The Canadian province, who banned trophy hunting less than a month ago, says the move will also form part of wider efforts to protect the species from declining numbers.
Government officials announced the news on December 18, assuring those who rallied for the legislative change (78%) that the grizzly hunting season would no longer open on April 1.
In a statement, minister of forests, lands and natural resources Doug Donaldson said the decision was taken after consultations that were conducted earlier in the fall:
"We have listened to what British Columbians have to say on this issue and it is abundantly clear that the grizzly hunt is not in line with their values."
Coastal First Nations, a unique alliance of nine native communities, have celebrated the expanded prohibition as an "important step toward reconciliation."
"Our cultures and economies are tied directly to the health of the ecosystems in our territories," says Jessie Housty, member of the Central Coast Bear Working Group.
"Bears are an integral part of these ecosystems," she explains.
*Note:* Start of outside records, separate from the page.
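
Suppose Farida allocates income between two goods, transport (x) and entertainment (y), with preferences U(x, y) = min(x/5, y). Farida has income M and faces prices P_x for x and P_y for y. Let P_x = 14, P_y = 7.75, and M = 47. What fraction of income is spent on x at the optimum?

Demand: x*(P_x,P_y,M) = 5·M/(5·P_x + P_y), y* = M/(5·P_x + P_y).
Here 5·14 + 7.75 = 77.75, giving x* = 3.0225 and y* = 0.6045.
Expenditure on x: 14·3.0225 = 42.3151; share = 0.9003.

share on x = 0.9003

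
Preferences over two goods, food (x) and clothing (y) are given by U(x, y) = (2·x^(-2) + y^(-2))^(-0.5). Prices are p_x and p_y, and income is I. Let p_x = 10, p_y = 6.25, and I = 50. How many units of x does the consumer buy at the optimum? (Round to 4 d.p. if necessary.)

x* = 3.1642

MU_x ∝ 2·x^(-3), MU_y ∝ y^(-3), so MRS = 2·(y/x)^(3) = p_x/p_y.
Solve for the ratio: y/x = [(1/2)·p_x/p_y]^(1/3).
Substitute y = (y/x)·x into the budget: x* = I/(p_x + p_y·(y/x)).
Numerically y/x = 0.928318, so x* = 50/(10 + 6.25·0.928318) = 3.1642.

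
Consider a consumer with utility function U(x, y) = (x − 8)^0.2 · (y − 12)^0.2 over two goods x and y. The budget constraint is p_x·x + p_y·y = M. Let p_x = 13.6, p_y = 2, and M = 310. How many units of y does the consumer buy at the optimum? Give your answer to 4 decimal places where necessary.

y* = 56.3

After buying the subsistence bundle (8, 12), a share 0.5 of the remaining income goes to x: x* = 8 + 0.5·(M − 8p_x − 12p_y)/p_x.
Discretionary income = 310 − 8·13.6 − 12·2 = 177.2; y* = 12 + 0.5·177.2/2 = 56.3.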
In British Columbia, there are an estimated 15,000 grizzly bears, who the Government say play an important role in distributing salmon nutrients into forests and transporting seeds through poo.
Miley Cyrus joins call to close ‘loophole’ on grizzly bear hunt in B.C. https://t.co/mFKJIdDdRU— Pacific Wild (@pacificwild) September 27, 2017
Grizzlies had first made headlines this year when Miley Cyrus added her name to a list of campaigners calling on the province to close the "loophole" of hunting for food.
She claims the ban on trophy hunting, which came into effect in November, still allowed the killing of grizzly bears so long as the hunters removed some of the animals' meat.
This loophole, however, has since been eliminated, says Rebecca Aldworth, the Canadian executive director for Humane Society International.
"Grizzly hunting has no place in the 21st century," she told CTV News, "and today's announcement is a crucial step forward in protecting these majestic animals from senseless cruelty."